The drawbacks to POD include quality not quite as good as offset (but most people won’t care), a reluctance by reviewers (aka gatekeepers) to review, and a higher cost per copy for books that sell in large quantities – which most books don’t.
hackoff.com is NOT being published as POD but that is strictly a business decision. We have reason to think there’s demand and can afford the investment to build inventory and lower the per unit cost. If POD had existed earlier, I might have been an author sooner. POD, like the web, is democratizing publishing and eliminating gatekeepers.
The controversy is over the definition of “blook”. A post on Lulu Blooker Blog says:
“A bit of controversy has arisen over the term 'blook' itself, which turns out to have not one (see today's post on the blog Greg Writes), but at least two prior claimants. One of them has managed to get his version of the etymology listed in the Wikipedia (at least until the editors get to work). But a more credible, and complete, history of the word shows up on the blog Tonypierce.com, who credits the original term to the inimitable Jeff Jarvis of Buzzmachine.”
I have to confess that I am the anonymous “claimant”. I DID give credit to Tony Pierce and Jeff Jarvis here for inventing the term first. In fact, AdRANTs accuses Lulu of ignoring the two originators of the term here.
Someone wrote the entry in wikipdia entirely independently of me. I DID revise the entry because it gave me credit for inventing the term which was wrong. I revised it further today to add the Lulu Blooker Prize, some new blooks which I’ve become aware of, and to give more explicit credit to Jeff and Tony. BTW, the “editors” of wikipedia are us. I’d suggest anyone who thinks an article is inaccurate, incomplete, or self-serving just go and edit it.
I must confess that I did write the definition of blook in wiktionary, the dictionary companion to wikipedia.
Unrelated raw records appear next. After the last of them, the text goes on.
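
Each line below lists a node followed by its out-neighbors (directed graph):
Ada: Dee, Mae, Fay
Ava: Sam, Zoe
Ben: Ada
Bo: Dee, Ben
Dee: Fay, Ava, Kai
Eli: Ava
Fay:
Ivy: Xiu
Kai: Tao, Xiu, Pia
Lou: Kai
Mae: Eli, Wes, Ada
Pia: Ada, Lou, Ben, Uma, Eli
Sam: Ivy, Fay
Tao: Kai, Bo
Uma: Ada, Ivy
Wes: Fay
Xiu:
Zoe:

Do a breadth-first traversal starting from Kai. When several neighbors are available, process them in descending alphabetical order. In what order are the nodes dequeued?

Kai -> Xiu -> Tao -> Pia -> Bo -> Uma -> Lou -> Eli -> Ben -> Ada -> Dee -> Ivy -> Ava -> Mae -> Fay -> Zoe -> Sam -> Wes

Visit Kai; enqueue Xiu, Tao, Pia → queue [Xiu, Tao, Pia]
Visit Xiu → queue [Tao, Pia]
Visit Tao; enqueue Bo → queue [Pia, Bo]
Visit Pia; enqueue Uma, Lou, Eli, Ben, Ada → queue [Bo, Uma, Lou, Eli, Ben, Ada]
Visit Bo; enqueue Dee → queue [Uma, Lou, Eli, Ben, Ada, Dee]
Visit Uma; enqueue Ivy → queue [Lou, Eli, Ben, Ada, Dee, Ivy]
Visit Lou → queue [Eli, Ben, Ada, Dee, Ivy]
Visit Eli; enqueue Ava → queue [Ben, Ada, Dee, Ivy, Ava]
Visit Ben → queue [Ada, Dee, Ivy, Ava]
Visit Ada; enqueue Mae, Fay → queue [Dee, Ivy, Ava, Mae, Fay]
Visit Dee → queue [Ivy, Ava, Mae, Fay]
Visit Ivy → queue [Ava, Mae, Fay]
Visit Ava; enqueue Zoe, Sam → queue [Mae, Fay, Zoe, Sam]
Visit Mae; enqueue Wes → queue [Fay, Zoe, Sam, Wes]
Visit Fay → queue [Zoe, Sam, Wes]
Visit Zoe → queue [Sam, Wes]
Visit Sam → queue [Wes]
Visit Wes → queue []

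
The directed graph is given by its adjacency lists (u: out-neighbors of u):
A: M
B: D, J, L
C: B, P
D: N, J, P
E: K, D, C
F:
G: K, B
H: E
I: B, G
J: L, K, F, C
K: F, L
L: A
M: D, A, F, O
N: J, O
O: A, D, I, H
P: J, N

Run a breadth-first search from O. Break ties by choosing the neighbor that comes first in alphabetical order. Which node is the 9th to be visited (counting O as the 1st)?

P

Visit O; enqueue A, D, H, I → queue [A, D, H, I]
Visit A; enqueue M → queue [D, H, I, M]
Visit D; enqueue J, N, P → queue [H, I, M, J, N, P]
Visit H; enqueue E → queue [I, M, J, N, P, E]
Visit I; enqueue B, G → queue [M, J, N, P, E, B, G]
Visit M; enqueue F → queue [J, N, P, E, B, G, F]
Visit J; enqueue C, K, L → queue [N, P, E, B, G, F, C, K, L]
Visit N → queue [P, E, B, G, F, C, K, L]
Visit P → queue [E, B, G, F, C, K, L]
Visit E → queue [B, G, F, C, K, L]
Visit B → queue [G, F, C, K, L]
Visit G → queue [F, C, K, L]
Visit F → queue [C, K, L]
Visit C → queue [K, L]
Visit K → queue [L]
Visit L → queue []

Visit order: O, A, D, H, I, M, J, N, P, E, B, G, F, C, K, L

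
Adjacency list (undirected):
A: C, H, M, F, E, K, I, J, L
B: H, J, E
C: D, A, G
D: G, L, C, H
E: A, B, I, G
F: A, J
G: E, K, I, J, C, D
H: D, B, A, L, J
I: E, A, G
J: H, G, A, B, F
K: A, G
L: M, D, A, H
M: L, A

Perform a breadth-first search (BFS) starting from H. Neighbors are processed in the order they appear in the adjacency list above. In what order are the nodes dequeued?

H D B A L J G C E M F K I

Visit H; enqueue D, B, A, L, J → queue [D, B, A, L, J]
Visit D; enqueue G, C → queue [B, A, L, J, G, C]
Visit B; enqueue E → queue [A, L, J, G, C, E]
Visit A; enqueue M, F, K, I → queue [L, J, G, C, E, M, F, K, I]
Visit L → queue [J, G, C, E, M, F, K, I]
Visit J → queue [G, C, E, M, F, K, I]
Visit G → queue [C, E, M, F, K, I]
Visit C → queue [E, M, F, K, I]
Visit E → queue [M, F, K, I]
Visit M → queue [F, K, I]
Visit F → queue [K, I]
Visit K → queue [I]
Visit I → queue []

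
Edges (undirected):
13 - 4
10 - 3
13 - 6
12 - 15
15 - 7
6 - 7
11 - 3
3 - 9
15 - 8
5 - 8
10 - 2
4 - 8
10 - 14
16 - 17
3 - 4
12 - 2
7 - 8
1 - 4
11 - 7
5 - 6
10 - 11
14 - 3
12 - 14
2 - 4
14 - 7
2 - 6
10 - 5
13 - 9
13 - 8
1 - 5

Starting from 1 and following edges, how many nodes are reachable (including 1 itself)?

BFS from 1 visits: 1, 4, 5, 2, 3, 8, 13, 6, 10, 12, 9, 11, 14, 7, 15
Reachable nodes: 15 of 17 total.

15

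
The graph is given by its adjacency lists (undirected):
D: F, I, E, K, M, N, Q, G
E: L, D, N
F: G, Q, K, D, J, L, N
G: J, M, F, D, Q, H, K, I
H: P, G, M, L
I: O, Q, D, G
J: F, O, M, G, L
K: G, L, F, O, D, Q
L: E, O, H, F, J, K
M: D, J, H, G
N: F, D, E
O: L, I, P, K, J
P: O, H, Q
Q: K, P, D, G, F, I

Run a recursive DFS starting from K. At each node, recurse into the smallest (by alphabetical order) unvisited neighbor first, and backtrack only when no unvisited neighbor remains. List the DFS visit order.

K → D → E → L → F → G → H → M → J → O → I → Q → P → N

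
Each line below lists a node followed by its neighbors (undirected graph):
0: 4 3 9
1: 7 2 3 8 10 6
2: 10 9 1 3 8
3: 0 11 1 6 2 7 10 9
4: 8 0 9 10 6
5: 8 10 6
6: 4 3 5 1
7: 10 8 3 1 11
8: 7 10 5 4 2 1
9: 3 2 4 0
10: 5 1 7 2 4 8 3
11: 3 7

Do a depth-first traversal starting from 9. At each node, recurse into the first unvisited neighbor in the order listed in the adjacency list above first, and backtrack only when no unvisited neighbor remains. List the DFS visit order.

9 3 0 4 8 7 10 5 6 1 2 11

Visit 9
9 → 3
3 → 0
0 → 4
4 → 8
8 → 7
7 → 10
10 → 5
5 → 6
6 → 1
1 → 2
7 → 11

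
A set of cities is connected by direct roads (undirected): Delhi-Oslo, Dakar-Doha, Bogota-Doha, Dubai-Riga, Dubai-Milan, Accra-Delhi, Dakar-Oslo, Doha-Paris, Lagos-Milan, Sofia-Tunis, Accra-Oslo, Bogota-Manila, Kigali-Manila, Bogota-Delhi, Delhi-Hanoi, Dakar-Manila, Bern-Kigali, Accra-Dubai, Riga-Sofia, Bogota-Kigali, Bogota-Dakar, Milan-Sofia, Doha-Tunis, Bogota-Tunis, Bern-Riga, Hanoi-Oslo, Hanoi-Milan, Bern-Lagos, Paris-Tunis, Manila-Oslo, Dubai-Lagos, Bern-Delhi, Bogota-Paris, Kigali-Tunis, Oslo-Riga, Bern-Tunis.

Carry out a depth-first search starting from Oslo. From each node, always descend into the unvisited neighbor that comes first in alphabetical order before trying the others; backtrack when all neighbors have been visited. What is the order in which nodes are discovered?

Oslo Accra Delhi Bern Kigali Bogota Dakar Doha Paris Tunis Sofia Milan Dubai Lagos Riga Hanoi Manila

Visit Oslo
Oslo → Accra
Accra → Delhi
Delhi → Bern
Bern → Kigali
Kigali → Bogota
Bogota → Dakar
Dakar → Doha
Doha → Paris
Paris → Tunis
Tunis → Sofia
Sofia → Milan
Milan → Dubai
Dubai → Lagos
Dubai → Riga
Milan → Hanoi
Dakar → Manila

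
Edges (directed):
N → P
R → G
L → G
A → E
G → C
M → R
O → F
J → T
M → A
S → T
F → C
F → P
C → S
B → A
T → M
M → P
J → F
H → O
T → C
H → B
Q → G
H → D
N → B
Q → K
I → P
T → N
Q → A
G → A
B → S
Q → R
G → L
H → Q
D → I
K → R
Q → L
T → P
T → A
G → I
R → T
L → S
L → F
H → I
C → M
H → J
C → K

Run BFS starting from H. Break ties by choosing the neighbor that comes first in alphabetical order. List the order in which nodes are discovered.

Visit H; enqueue B, D, I, J, O, Q → queue [B, D, I, J, O, Q]
Visit B; enqueue A, S → queue [D, I, J, O, Q, A, S]
Visit D → queue [I, J, O, Q, A, S]
Visit I; enqueue P → queue [J, O, Q, A, S, P]
Visit J; enqueue F, T → queue [O, Q, A, S, P, F, T]
Visit O → queue [Q, A, S, P, F, T]
Visit Q; enqueue G, K, L, R → queue [A, S, P, F, T, G, K, L, R]
Visit A; enqueue E → queue [S, P, F, T, G, K, L, R, E]
Visit S → queue [P, F, T, G, K, L, R, E]
Visit P → queue [F, T, G, K, L, R, E]
Visit F; enqueue C → queue [T, G, K, L, R, E, C]
Visit T; enqueue M, N → queue [G, K, L, R, E, C, M, N]
Visit G → queue [K, L, R, E, C, M, N]
Visit K → queue [L, R, E, C, M, N]
Visit L → queue [R, E, C, M, N]
Visit R → queue [E, C, M, N]
Visit E → queue [C, M, N]
Visit C → queue [M, N]
Visit M → queue [N]
Visit N → queue []

H, B, D, I, J, O, Q, A, S, P, F, T, G, K, L, R, E, C, M, N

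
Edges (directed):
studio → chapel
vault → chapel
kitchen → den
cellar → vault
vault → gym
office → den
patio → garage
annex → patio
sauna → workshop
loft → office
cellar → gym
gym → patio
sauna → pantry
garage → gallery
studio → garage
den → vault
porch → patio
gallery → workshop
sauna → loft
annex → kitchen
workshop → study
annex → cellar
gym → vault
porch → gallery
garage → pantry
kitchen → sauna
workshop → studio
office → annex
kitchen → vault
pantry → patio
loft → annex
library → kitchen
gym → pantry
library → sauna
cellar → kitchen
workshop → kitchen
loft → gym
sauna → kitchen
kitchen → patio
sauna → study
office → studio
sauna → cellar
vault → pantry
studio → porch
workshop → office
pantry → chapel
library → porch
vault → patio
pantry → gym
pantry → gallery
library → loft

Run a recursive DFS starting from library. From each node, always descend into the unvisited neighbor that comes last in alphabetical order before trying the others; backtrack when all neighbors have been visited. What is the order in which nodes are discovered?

library → sauna → workshop → study → studio → porch → patio → garage → pantry → gym → vault → chapel → gallery → office → den → annex → kitchen → cellar → loft

Visit library
library → sauna
sauna → workshop
workshop → study
workshop → studio
studio → porch
porch → patio
patio → garage
garage → pantry
pantry → gym
gym → vault
vault → chapel
pantry → gallery
workshop → office
office → den
office → annex
annex → kitchen
annex → cellar
sauna → loft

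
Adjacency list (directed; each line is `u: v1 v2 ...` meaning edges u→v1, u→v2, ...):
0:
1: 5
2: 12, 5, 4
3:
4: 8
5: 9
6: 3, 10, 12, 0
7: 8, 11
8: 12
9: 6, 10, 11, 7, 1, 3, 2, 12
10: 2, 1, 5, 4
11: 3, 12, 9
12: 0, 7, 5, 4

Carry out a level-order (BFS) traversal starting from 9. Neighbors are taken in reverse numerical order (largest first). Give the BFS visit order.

Visit 9; enqueue 12, 11, 10, 7, 6, 3, 2, 1 → queue [12, 11, 10, 7, 6, 3, 2, 1]
Visit 12; enqueue 5, 4, 0 → queue [11, 10, 7, 6, 3, 2, 1, 5, 4, 0]
Visit 11 → queue [10, 7, 6, 3, 2, 1, 5, 4, 0]
Visit 10 → queue [7, 6, 3, 2, 1, 5, 4, 0]
Visit 7; enqueue 8 → queue [6, 3, 2, 1, 5, 4, 0, 8]
Visit 6 → queue [3, 2, 1, 5, 4, 0, 8]
Visit 3 → queue [2, 1, 5, 4, 0, 8]
Visit 2 → queue [1, 5, 4, 0, 8]
Visit 1 → queue [5, 4, 0, 8]
Visit 5 → queue [4, 0, 8]
Visit 4 → queue [0, 8]
Visit 0 → queue [8]
Visit 8 → queue []

9, 12, 11, 10, 7, 6, 3, 2, 1, 5, 4, 0, 8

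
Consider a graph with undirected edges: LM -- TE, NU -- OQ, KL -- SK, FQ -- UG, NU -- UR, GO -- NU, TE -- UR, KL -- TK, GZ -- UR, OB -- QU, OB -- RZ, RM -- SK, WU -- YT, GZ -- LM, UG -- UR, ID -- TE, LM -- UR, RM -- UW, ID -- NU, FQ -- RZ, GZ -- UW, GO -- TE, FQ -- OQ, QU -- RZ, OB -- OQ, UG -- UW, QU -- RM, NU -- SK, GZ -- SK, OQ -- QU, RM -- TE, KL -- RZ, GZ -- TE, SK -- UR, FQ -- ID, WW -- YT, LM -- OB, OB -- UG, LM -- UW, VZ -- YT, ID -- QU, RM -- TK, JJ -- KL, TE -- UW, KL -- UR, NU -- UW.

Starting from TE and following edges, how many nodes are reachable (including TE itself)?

BFS from TE visits: TE, GO, GZ, ID, LM, RM, UR, UW, NU, SK, FQ, QU, OB, TK, KL, UG, OQ, RZ, JJ
Reachable nodes: 19 of 23 total.

19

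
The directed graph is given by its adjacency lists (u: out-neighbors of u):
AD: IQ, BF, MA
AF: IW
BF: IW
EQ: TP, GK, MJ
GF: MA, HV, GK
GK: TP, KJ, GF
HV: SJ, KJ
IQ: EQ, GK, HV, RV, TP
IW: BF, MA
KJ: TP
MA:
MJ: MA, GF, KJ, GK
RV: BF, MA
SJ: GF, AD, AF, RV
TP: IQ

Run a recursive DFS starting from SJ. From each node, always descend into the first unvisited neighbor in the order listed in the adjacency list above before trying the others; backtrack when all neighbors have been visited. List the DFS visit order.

SJ, GF, MA, HV, KJ, TP, IQ, EQ, GK, MJ, RV, BF, IW, AD, AF

Visit SJ
SJ → GF
GF → MA
GF → HV
HV → KJ
KJ → TP
TP → IQ
IQ → EQ
EQ → GK
EQ → MJ
IQ → RV
RV → BF
BF → IW
SJ → AD
SJ → AF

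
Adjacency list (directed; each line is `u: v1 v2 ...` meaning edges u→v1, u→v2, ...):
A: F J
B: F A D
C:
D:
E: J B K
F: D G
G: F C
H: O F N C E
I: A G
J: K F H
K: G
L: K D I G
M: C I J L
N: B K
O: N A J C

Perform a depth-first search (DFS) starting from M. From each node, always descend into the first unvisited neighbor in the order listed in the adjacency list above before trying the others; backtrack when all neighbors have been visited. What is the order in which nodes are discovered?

M -> C -> I -> A -> F -> D -> G -> J -> K -> H -> O -> N -> B -> E -> L

Visit M
M → C
M → I
I → A
A → F
F → D
F → G
A → J
J → K
J → H
H → O
O → N
N → B
H → E
M → L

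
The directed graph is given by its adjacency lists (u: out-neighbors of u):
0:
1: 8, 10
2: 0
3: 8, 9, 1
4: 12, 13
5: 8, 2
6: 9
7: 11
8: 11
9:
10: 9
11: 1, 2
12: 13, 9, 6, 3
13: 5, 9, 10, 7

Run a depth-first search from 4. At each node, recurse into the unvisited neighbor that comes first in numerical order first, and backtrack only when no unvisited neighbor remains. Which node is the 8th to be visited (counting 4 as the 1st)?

0

Visit 4
4 → 12
12 → 3
3 → 1
1 → 8
8 → 11
11 → 2
2 → 0
1 → 10
10 → 9
12 → 6
12 → 13
13 → 5
13 → 7

Visit order: 4, 12, 3, 1, 8, 11, 2, 0, 10, 9, 6, 13, 5, 7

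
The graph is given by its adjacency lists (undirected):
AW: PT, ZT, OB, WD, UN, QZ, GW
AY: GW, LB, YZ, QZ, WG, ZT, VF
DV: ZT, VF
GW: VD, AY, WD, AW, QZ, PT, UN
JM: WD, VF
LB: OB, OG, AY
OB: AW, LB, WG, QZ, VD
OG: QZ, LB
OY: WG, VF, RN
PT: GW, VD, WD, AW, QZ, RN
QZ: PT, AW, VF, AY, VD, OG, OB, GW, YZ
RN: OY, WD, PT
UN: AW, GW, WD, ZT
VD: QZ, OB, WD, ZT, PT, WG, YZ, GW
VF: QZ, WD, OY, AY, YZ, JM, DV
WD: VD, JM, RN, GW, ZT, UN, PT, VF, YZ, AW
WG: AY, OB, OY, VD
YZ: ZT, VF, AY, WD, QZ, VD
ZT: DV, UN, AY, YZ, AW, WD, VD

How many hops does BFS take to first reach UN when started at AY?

Level 0: AY
Level 1: GW, LB, QZ, VF, WG, YZ, ZT
Level 2: AW, DV, JM, OB, OG, OY, PT, UN, VD, WD
Level 3: RN
UN first appears at level 2.

2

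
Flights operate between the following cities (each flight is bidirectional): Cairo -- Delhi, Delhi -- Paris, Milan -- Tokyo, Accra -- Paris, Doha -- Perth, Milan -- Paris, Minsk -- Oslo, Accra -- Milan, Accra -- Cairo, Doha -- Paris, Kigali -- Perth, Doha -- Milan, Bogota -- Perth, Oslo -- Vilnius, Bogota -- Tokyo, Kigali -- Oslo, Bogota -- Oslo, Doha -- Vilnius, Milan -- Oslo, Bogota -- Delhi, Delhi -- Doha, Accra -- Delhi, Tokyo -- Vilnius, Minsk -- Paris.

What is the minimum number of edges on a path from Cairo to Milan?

2

Level 0: Cairo
Level 1: Accra, Delhi
Level 2: Bogota, Doha, Milan, Paris
Level 3: Minsk, Oslo, Perth, Tokyo, Vilnius
Level 4: Kigali
Milan first appears at level 2.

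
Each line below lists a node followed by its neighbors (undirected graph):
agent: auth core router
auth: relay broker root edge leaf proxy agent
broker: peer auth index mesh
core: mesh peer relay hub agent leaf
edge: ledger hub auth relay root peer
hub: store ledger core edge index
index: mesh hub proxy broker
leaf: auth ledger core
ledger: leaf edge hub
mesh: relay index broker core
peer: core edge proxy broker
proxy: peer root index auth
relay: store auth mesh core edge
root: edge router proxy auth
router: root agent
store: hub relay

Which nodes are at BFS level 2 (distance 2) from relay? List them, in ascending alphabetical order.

Level 0: relay
Level 1: auth, core, edge, mesh, store
Level 2: agent, broker, hub, index, leaf, ledger, peer, proxy, root
Level 3: router

agent, broker, hub, index, leaf, ledger, peer, proxy, root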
There I gave all three of the meanings that I’m aware of:
- A book serialized on a blog (weblog) platform.
- A book about blogging.
- A printed book containing content which first appeared on a blog.
This is a silly controversy. It’s not even interesting enough to “sell” blooks. My bet is that the term “blook” will continue to include both those books which have a traditional printed edition and those which appear only in web form. Print-on-demand lowered the hurdle to publication, especially for first-time authors. Online publication, especially on blogs, has lowered it even further. The result is wider choice of both content and media for everyone.